Selasa, 02 September 2008

Obituari: Ir. Bustanul Arifin, M.Phil.Eng (4. Aug 1946 - 25. Aug 2008)

25. Agustus 2008, 21:00 WIB, Rumah Sakit Islam Pondok Kopi, Jakarta Timur. Saat itulah terakhir kali dosenku tercinta, ayah dari anak-anak beliau, suami dari istri beliau, Bapak Ir. Bustanul Arifin, M.Phil.Eng, atau lebih banyak dikenal sebagai Pak Bus, menghembuskan nafas terakhir beliau di atas bumi ini. Pak Bus, izinkan aku menulis sedikit tentangmu, dosen yang luar biasa yang mencintai jurusan Metalurgi ini dengan kecintaan yang besar. Dosen yang berpulang setelah berjuang melawan kanker paru yang merongrong kekuatan, kehangatan, dan keceriaan beliau.

Pertama kali aku menemui beliau adalah pada saat PPAM (Proses Pembekalan Anggota Muda, mungkin serupa ospek di tempat lain) yang berjalan melewati masa kuliah. Saat itu, kami yang lelah dengan tugas-tugas segala macam dari senior yang membuat kami 60-an orang (minus beberapa yang sakit) kumpul bersama dan terjaga semalam suntuk (meskipun aku tidur cepat juga, maaf ya semuanya, Cicis, Lulus, Bonex, semuanya deh). Lelah betul, karena sebelum masuk kuliah kami dibariskan, disemprot omelan senior, ditanya "berapa jumlah kalian, Dik?!" yang kalau dijawab sebanyak jumlah kami yang hadir, kami disemprot, kalau disebut satu maka kami pun disemprot pula.

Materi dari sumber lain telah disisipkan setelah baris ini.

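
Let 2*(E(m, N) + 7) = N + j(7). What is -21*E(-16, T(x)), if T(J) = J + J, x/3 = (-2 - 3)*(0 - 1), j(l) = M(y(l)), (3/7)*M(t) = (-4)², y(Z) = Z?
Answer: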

Ah, lupakan itu, tak ikut aku --memenuhi ucapanku selepas acara itu-- pada tahun-tahun berikutnya. Yang jelas, hari itu, Rabu kalau tak salah, kelas Pengenalan Material Teknik (PMT) di ruang GK 302 saat itu, kami disambut dua orang dosen, seorang Ibu --Bu Bondan Tiara Sofyan, dan Pak Bus sendiri. Saat itu, cukup khawatir juga aku dengan pembawaan beliau yang terkesan "angker", keras, dan semacamnya. Demikianlah, kadang memang terlalu mudah menilai buku dari sampulnya.

Yang terjadi saat kelas dimulai, memang sedikit banyak membenarkan apa yang ada di kepalaku. Gaya bicara beliau tegas, juga agak keras. Tetapi yang terjadi kemudian, dengan semakin cairnya suasana, dan semuanya, nampaklah sisi lain beliau yang tak nampak pada pandangan pertama. Beliau ternyata gemar melemparkan guyonan segar, dan tak terduga. Banyak di antaranya memang mempermudah pemahaman kami terhadap apa yang beliau dan Bu Bondan ajarkan.

Sedikit yang kukenang di antaranya saat membahas tentang, um, ketahanan impak (benturan). Beliau mengambil contoh dari film "Titanic" (1998), dengan mengatakan. "Inget nggak lu (beliau banyak menggunakan lu-gue dalam keseharian dengan mahasiswa) film "Titanic"?". Tentu saja, mengingat populernya film itu dulu, kami menjawab dalam koor "Ingat, Pak..". Lalu apa yang beliau katakan? "Inget yang mana lu, bukan yang bagian begini" (sembari menirukan gerakan tangan tokoh Rose di dalam mobil itu). Kontan saja kami terbahak bersama, dan beliau pun kemudian menerangkan bahwa baja --bahan kapal HMS Titanic-- yang ulet pada suhu ruang bisa demikian getas (rapuh/mudah patah) pada suhu yang rendah.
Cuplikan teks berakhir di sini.